Un court article d'un médecin de famille dans le journal La Presse, il y a quelques jours, a relancé de façon très directe le débat sur l'aide médicale à mourir. Le Dr Pierre Viens racontait dans cet article la mort d'une patiente, Hélène L., à laquelle il n'avait pas pu apporter cette aide médicale ultime.

Un texte de Yanick Villedieu, animateur de l'émission Les Années lumière

Pourquoi ? Parce qu'elle n'était pas « en fin de vie » et que ce « en fin de vie » est un préalable écrit dans la loi. Elle était atteinte de sclérose en plaques depuis 20 ans. Elle était réduite à un état de détérioration physique extrême - elle n'avait plus que sa main gauche et cette main gauche aussi se détériorait. Réduite aussi à une dépendance absolue pour la moindre activité, pour le moindre geste de la vie quotidienne. Mais... pas « en fin de vie », pas sur le point de mourir de sa sclérose en plaques. En langage bureaucratique, elle n'était pas « admissible » à recevoir cette aide médicale à mourir qu'elle souhaitait en toute lucidité.

Sa solution? Se laisser mourir de faim et de soif! Un suicide à petit feu qui a duré 14 jours et 14 nuits. Qui a exigé une force et un courage inouïs. Et qu'elle a accompli, selon le Dr Pierre Viens, avec une grande dignité.

Mais comme société : laisser quelqu'un comme Hélène L. mourir au bout d'une grève de la faim et de la soif n'est certainement pas la laisser « mourir dans la dignité ». C'est plutôt l'abandonner, la traiter avec indignité.
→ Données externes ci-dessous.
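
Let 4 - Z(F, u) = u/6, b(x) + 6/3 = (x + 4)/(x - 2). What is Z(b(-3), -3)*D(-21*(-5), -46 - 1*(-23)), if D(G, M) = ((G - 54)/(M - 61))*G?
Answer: -2295/8 ≈ -286.88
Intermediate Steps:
b(x) = -2 + (4 + x)/(-2 + x) (b(x) = -2 + (x + 4)/(x - 2) = -2 + (4 + x)/(-2 + x))
Z(F, u) = 4 - u/6
D(G, M) = G*(-54 + G)/(-61 + M) (D(G, M) = ((-54 + G)/(-61 + M))*G = G*(-54 + G)/(-61 + M))
Z(b(-3), -3)*D(-21*(-5), -46 - 1*(-23)) = (4 - ⅙*(-3))*((-21*(-5))*(-54 - 21*(-5))/(-61 + (-46 - 1*(-23)))) = (4 + ½)*(105*(-54 + 105)/(-61 + (-46 + 23))) = 9*(105*51/(-61 - 23))/2 = 9*(105*51/(-84))/2 = 9*(105*(-1/84)*51)/2 = (9/2)*(-255/4) = -2295/8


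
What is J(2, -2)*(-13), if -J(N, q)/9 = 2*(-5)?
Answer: -1170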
Et c'est tellement vrai, cette indignité, que le Collège des médecins du Québec se sent obligé, pour humaniser un peu l'inhumain, de préparer un « guide de pratique » pour les médecins qui auront à accompagner des patients « non admissibles à l'aide médicale à mourir » et qui choisiront de se laisser mourir par le jeûne!

On peut être en fin de vie pas seulement parce que la mort physique, biologique, est imminente, comme dans un cancer avancé, incurable. On peut l'être aussi, comme personne humaine (une personne, c'est un corps et un esprit) dans d'autres circonstances. Parce qu'on est au bout de ses douleurs. Parce qu'on n'a plus la moindre capacité à vivre sa vie quotidienne. Parce qu'on a une maladie pour laquelle la médecine n'a plus rien à offrir. Parce qu'on est atteint d'une maladie dégénérative, implacable, incurable, débilitante... comme ce sera de plus en plus le cas dans nos sociétés vieillissantes.
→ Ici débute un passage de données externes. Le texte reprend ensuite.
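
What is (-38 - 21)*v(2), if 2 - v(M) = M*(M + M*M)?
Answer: 590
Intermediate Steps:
v(M) = 2 - M*(M + M**2) (v(M) = 2 - M*(M + M*M) = 2 - M*(M + M**2))
(-38 - 21)*v(2) = (-38 - 21)*(2 - 1*2**2 - 1*2**3) = -59*(2 - 1*4 - 1*8) = -59*(2 - 4 - 8) = -59*(-10) = 590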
Bien sûr, cela pose des questions éthiques, médicales, humaines difficiles. Difficile de définir la limite au-delà de laquelle la vie n'est vraiment plus une vie. De définir les circonstances physiques, psychologiques, cognitives qui justifient cette demande d'aide. Ou encore de définir ce qu'est le consentement de la part de patients atteints de démences.

Mais ce qu'on commence à comprendre et ce qu'on doit reconnaître, comme l'écrit le Dr Pierre Viens, c'est que « l'aide médicale à mourir est un vrai soin, le dernier, le plus beau. »
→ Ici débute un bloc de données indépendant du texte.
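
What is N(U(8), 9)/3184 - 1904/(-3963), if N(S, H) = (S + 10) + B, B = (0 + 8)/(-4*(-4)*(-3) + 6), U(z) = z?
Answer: 21465203/44163672 ≈ 0.48604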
Je ne sais pas comment je mourrai. Probablement couché, physiquement couché. Mais, j'espère, debout psychologiquement et intellectuellement. Je ne sais pas comment je mourrai, mais ce que je sais, c'est que je veux mourir libre. Libre, éventuellement, de choisir moi-même le moment et la façon du dernier passage. Avec, au besoin, l'aide médicale qu'on a refusée à Hélène L.